Why is the frequency of $u=\sum_{n=1}^{\infty}B_n$sin$(n\pi x/L)$cos($n^2 \pi^2ct/L)$ equal to the coefficent of $t$ with $L>0,c$ constants, i.e

Why is it proportional to $n^2$?

Answer 1

Quite simply, the instantaneous radian frequency of a harmonic vibration is the time derivative of the argument of the cosine or sine (or complex exponential) describing the vibration. This is the definition for what we mean by frequency.

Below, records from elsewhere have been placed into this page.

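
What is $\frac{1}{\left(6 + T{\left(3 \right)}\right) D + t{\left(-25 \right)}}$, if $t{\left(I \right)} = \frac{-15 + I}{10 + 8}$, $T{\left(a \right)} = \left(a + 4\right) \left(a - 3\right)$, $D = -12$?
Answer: $- \frac{9}{668} \approx -0.013473$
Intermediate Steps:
$T{\left(a \right)} = \left(-3 + a\right) \left(4 + a\right)$ ($T{\left(a \right)} = \left(4 + a\right) \left(-3 + a\right) = \left(-3 + a\right) \left(4 + a\right)$)
$t{\left(I \right)} = - \frac{5}{6} + \frac{I}{18}$ ($t{\left(I \right)} = \frac{-15 + I}{18} = \left(-15 + I\right) \frac{1}{18} = - \frac{5}{6} + \frac{I}{18}$)
$\frac{1}{\left(6 + T{\left(3 \right)}\right) D + t{\left(-25 \right)}} = \frac{1}{\left(6 + \left(-12 + 3 + 3^{2}\right)\right) \left(-12\right) + \left(- \frac{5}{6} + \frac{1}{18} \left(-25\right)\right)} = \frac{1}{\left(6 + \left(-12 + 3 + 9\right)\right) \left(-12\right) - \frac{20}{9}} = \frac{1}{\left(6 + 0\right) \left(-12\right) - \frac{20}{9}} = \frac{1}{6 \left(-12\right) - \frac{20}{9}} = \frac{1}{-72 - \frac{20}{9}} = \frac{1}{- \frac{668}{9}} = - \frac{9}{668}$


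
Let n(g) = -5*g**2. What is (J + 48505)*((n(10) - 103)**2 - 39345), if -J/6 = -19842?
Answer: 54332703048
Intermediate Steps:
J = 119052 (J = -6*(-19842) = 119052)
(J + 48505)*((n(10) - 103)**2 - 39345) = (119052 + 48505)*((-5*10**2 - 103)**2 - 39345) = 167557*((-5*100 - 103)**2 - 39345) = 167557*((-500 - 103)**2 - 39345) = 167557*((-603)**2 - 39345) = 167557*(363609 - 39345) = 167557*324264 = 54332703048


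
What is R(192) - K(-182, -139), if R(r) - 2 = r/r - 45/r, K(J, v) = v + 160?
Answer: -1167/64 ≈ -18.234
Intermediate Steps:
K(J, v) = 160 + v
R(r) = 3 - 45/r (R(r) = 2 + (r/r - 45/r) = 2 + (1 - 45/r) = 3 - 45/r)
R(192) - K(-182, -139) = (3 - 45/192) - (160 - 139) = (3 - 45*1/192) - 1*21 = (3 - 15/64) - 21 = 177/64 - 21 = -1167/64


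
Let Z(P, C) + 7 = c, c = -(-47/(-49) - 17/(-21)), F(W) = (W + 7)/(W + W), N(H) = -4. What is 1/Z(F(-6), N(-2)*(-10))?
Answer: -147/1289 ≈ -0.11404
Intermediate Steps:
F(W) = (7 + W)/(2*W) (F(W) = (7 + W)/((2*W)) = (7 + W)*(1/(2*W)) = (7 + W)/(2*W))
c = -260/147 (c = -(-47*(-1/49) - 17*(-1/21)) = -(47/49 + 17/21) = -1*260/147 = -260/147 ≈ -1.7687)
Z(P, C) = -1289/147 (Z(P, C) = -7 - 260/147 = -1289/147)
1/Z(F(-6), N(-2)*(-10)) = 1/(-1289/147) = -147/1289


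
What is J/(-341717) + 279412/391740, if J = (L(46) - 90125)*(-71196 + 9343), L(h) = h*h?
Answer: -31358654179082/1968591435 ≈ -15929.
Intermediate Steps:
L(h) = h²
J = 5443620677 (J = (46² - 90125)*(-71196 + 9343) = (2116 - 90125)*(-61853) = -88009*(-61853) = 5443620677)
J/(-341717) + 279412/391740 = 5443620677/(-341717) + 279412/391740 = 5443620677*(-1/341717) + 279412*(1/391740) = -320212981/20101 + 69853/97935 = -31358654179082/1968591435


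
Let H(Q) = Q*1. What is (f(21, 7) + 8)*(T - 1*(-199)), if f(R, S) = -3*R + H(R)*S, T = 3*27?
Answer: 25760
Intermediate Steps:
T = 81
H(Q) = Q
f(R, S) = -3*R + R*S
(f(21, 7) + 8)*(T - 1*(-199)) = (21*(-3 + 7) + 8)*(81 - 1*(-199)) = (21*4 + 8)*(81 + 199) = (84 + 8)*280 = 92*280 = 25760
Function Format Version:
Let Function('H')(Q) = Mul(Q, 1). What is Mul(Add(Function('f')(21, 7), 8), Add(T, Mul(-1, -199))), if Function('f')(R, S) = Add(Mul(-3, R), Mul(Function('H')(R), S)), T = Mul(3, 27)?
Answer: 25760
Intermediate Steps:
T = 81
Function('H')(Q) = Q
Function('f')(R, S) = Add(Mul(-3, R), Mul(R, S))
Mul(Add(Function('f')(21, 7), 8), Add(T, Mul(-1, -199))) = Mul(Add(Mul(21, Add(-3, 7)), 8), Add(81, Mul(-1, -199))) = Mul(Add(Mul(21, 4), 8), Add(81, 199)) = Mul(Add(84, 8), 280) = Mul(92, 280) = 25760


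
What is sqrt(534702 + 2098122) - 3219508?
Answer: -3219508 + 18*sqrt(8126) ≈ -3.2179e+6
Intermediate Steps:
sqrt(534702 + 2098122) - 3219508 = sqrt(2632824) - 3219508 = 18*sqrt(8126) - 3219508 = -3219508 + 18*sqrt(8126)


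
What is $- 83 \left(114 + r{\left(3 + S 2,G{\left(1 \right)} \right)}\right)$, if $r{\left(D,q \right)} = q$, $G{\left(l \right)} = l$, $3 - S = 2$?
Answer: $-9545$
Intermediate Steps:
$S = 1$ ($S = 3 - 2 = 1$)
$- 83 \left(114 + r{\left(3 + S 2,G{\left(1 \right)} \right)}\right) = - 83 \left(114 + 1\right) = \left(-83\right) 115 = -9545$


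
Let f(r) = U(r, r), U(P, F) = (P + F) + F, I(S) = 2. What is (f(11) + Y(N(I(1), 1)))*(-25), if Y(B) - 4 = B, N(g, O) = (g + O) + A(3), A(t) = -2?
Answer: -950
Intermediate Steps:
U(P, F) = P + 2*F (U(P, F) = (F + P) + F = P + 2*F)
N(g, O) = -2 + O + g (N(g, O) = (g + O) - 2 = (O + g) - 2 = -2 + O + g)
Y(B) = 4 + B
f(r) = 3*r (f(r) = r + 2*r = 3*r)
(f(11) + Y(N(I(1), 1)))*(-25) = (3*11 + (4 + (-2 + 1 + 2)))*(-25) = (33 + (4 + 1))*(-25) = (33 + 5)*(-25) = 38*(-25) = -950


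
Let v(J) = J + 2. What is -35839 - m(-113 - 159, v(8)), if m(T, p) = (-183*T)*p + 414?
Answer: -534013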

In your case, the time dependence for the $n^\text{th}$ mode is

$$ T_n(t) = \cos(\phi_n(t)) $$ with $$ \phi_n(t)=n^2\pi^2 ct/L $$ Now we apply the definition of instantaneous radian frequency: $$ \omega_n(t) = \phi_n'(t) = n^2\pi^2c/L $$

This is why the frequency is the coefficient that goes with $t$; it's defined as $\frac{d}{dt}$ of the argument and that operation gives the coefficient in front of any terms linear in $t$. Finally, as to why it is proportional to $n^2$ (instead of $n$ like the normal wave equation): this is not the wave equation, so why would you expect it to have the same properties as it? The extra derivatives in space (compared to the wave equation) causes this "extra" factor of $n$ to appear in the frequency when compared to the wavenumber.